Mahkememizin — tarihli celsesinde taraf vekillerinin itirazlarının değerlendirilmesi için dosyanın bilirkişi heyetine tevdine karar verilmiş, bilirkişi heyeti tarafından sunulan ——— tarihli rapor ile özetle; ——-tarihinde ——–tarafından yapılan kontrollerde o tarihe kadar değişmiş olan mevzuatlara göre eksiklikler bulunduğu, bu kısımla ilgili olarak davalı tarafın sorumluluğunun bulunmadığı, davalının halat sorunu ile ilgili sorumluluğunun bulunduğu, hem halat hem de konsol ve korkuluk revizyonları ile ilgili olarak hesaplanan —— TL + KDV tutarındaki meblağdan davalı tarafın sorumlu olacağı, KDV dahil —— TL’ye dava tarihinden itibaren avans faizi talep edilebileceği kanaatine varıldığı bildirilmiştir.
Mahkememizin ——–tarihli celsesinde davalı tarafın itirazlarının değerlendirilmesi için dosyanın önceki bilirkişi heyetine tevdine karar verilmiş, bilirkişi heyeti tarafından sunulan —– tarihli raporda özetle; kök raporda varılan sonuçta herhangi bir değişikliğe gidilmeyerek davacının —— TL tutarında tazminat talep edebileceği kanaatine varıldığı bildirilmiştir.
Davacı vekilince —— tarihli beyan dilekçesi ile alınan raporlarla tespit olunan —— TL tazminatın davalıdan tahsili talep edilmiş ise de; arttırılan miktar yönünden ıslah harcı yatırılmamış, —– tarihli celsede imzası ile tesvik edilen beyanı ile davanın dava dilekçesi ile bildirilen dava değeri olan ——- TL üzerinden kabul edilmesine karar verilmesini talep etmiştir.

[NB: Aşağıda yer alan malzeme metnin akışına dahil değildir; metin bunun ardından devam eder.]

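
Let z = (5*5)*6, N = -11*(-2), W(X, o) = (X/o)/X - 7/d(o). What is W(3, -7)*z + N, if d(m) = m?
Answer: 1054/7 ≈ 150.57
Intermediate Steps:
W(X, o) = -6/o (W(X, o) = (X/o)/X - 7/o = 1/o - 7/o = -6/o)
N = 22
z = 150 (z = 25*6 = 150)
W(3, -7)*z + N = -6/(-7)*150 + 22 = -6*(-1/7)*150 + 22 = (6/7)*150 + 22 = 900/7 + 22 = 1054/7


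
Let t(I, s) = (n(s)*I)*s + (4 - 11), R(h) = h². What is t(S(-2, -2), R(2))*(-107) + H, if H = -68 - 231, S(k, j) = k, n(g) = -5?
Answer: -3830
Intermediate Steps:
t(I, s) = -7 - 5*I*s (t(I, s) = (-5*I)*s + (4 - 11) = -5*I*s - 7 = -7 - 5*I*s)
H = -299
t(S(-2, -2), R(2))*(-107) + H = (-7 - 5*(-2)*2²)*(-107) - 299 = (-7 - 5*(-2)*4)*(-107) - 299 = (-7 + 40)*(-107) - 299 = 33*(-107) - 299 = -3531 - 299 = -3830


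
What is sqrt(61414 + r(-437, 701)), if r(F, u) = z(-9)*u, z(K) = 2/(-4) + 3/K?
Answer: sqrt(2189874)/6 ≈ 246.64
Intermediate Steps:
z(K) = -1/2 + 3/K (z(K) = 2*(-1/4) + 3/K = -1/2 + 3/K)
r(F, u) = -5*u/6 (r(F, u) = ((1/2)*(6 - 1*(-9))/(-9))*u = ((1/2)*(-1/9)*(6 + 9))*u = ((1/2)*(-1/9)*15)*u = -5*u/6)
sqrt(61414 + r(-437, 701)) = sqrt(61414 - 5/6*701) = sqrt(61414 - 3505/6) = sqrt(364979/6) = sqrt(2189874)/6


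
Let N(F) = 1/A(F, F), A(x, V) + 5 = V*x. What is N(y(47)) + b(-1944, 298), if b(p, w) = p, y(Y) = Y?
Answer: -4284575/2204 ≈ -1944.0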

Tüm dosya kapsamının değerlendirilmesinde özetle; davacı tarafça davalı ile yapılan sözleşme gereği yapılan asansörlerin ayıplı olarak yapıldığından bahisle eksik ve hatalı işlerin bedelinin tahsilinin talep edildiği, davalı tarafça yapılan işlerin sözleşmeye uygun olarak yapıldığından bahisle davanın reddinin savunulduğu anlaşılmıştır. Davalının zamanaşımı itirazı bakımından; dava konusu sözleşmenin eser sözleşmesi niteliğinde olduğu, eser sözleşmelerinden kaynaklanan davalarda TBK md 147/6 uyarınca zamanaşımı süresinin 5 yıl olduğu dikkate alınarak davalının zamanaşımı itirazı dikkate alınmamıştır.

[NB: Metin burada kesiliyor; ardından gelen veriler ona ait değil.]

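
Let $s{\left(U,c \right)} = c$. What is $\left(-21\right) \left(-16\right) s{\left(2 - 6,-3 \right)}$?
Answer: $-1008$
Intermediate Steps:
$\left(-21\right) \left(-16\right) s{\left(2 - 6,-3 \right)} = \left(-21\right) \left(-16\right) \left(-3\right) = 336 \left(-3\right) = -1008$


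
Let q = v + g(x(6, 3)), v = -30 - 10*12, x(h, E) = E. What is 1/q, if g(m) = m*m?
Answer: -1/141 ≈ -0.0070922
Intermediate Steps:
g(m) = m²
v = -150 (v = -30 - 120 = -150)
q = -141 (q = -150 + 3² = -150 + 9 = -141)
1/q = 1/(-141) = -1/141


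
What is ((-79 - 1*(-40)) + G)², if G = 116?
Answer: 5929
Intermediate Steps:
((-79 - 1*(-40)) + G)² = ((-79 - 1*(-40)) + 116)² = ((-79 + 40) + 116)² = (-39 + 116)² = 77² = 5929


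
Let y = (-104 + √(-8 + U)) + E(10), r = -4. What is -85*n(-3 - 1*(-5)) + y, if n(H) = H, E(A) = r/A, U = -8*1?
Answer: -1372/5 + 4*I ≈ -274.4 + 4.0*I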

Dosya kapsamında alınan bilirkişi raporlarının hüküm kurmaya elverişlidir. Yapılan tespitler neticesinde dava konusu asansörlerdeki ayıp ve eksikliklerin periyodik bakımlarının davalı tarafça yapılmamış olmasında kaynaklanmadığı, asansörlerin imalatı ve montajının davalı tarafça gereği gibi yapılmamış olmasından kaynaklandığı tespit edilmiştir. Taraflar arasında yapılan 30/04/2013 sözleşmenin ——–başlıklı 7. Maddesi ile davalının 2 yıllık onarım garantisi verdiği görülmektedir. Yine sözleşmenin 5. maddesinde asansörlerin montaj süresinin toplam 75 iş günü olduğu kararlaştırılmıştır. Dosya içerisinde işin ne zaman bitirildiğine ilişkin herhangi bir belge bulunmasa da; anılan sözleşme hükümlerine işin en erken bitirilebileceği tarih 19/08/2013 tarihi olacaktır. Davacı taraf ise; 30/01/2015 tarihli ihtarname ile davalıya ayıp ihbarında bulunulmuştur. İşveren tarafından yasal süresi içerisinde ayıp ihbarında bulunmamış olsa dahi, garanti süresi içinde ortaya çıkan ayıplar ihbar edilmemiş olsalar bile, yüklenicinin sorumluluğunu sona erdirmeyecektir. Bu hali ile davacı tarafça garanti süresi içerisinde ayıp ihbarında bulunduğu da dikkate alınarak, davalının ayıptan dolayı sorumluluğunun devam ettiğinin kabulü gerekir.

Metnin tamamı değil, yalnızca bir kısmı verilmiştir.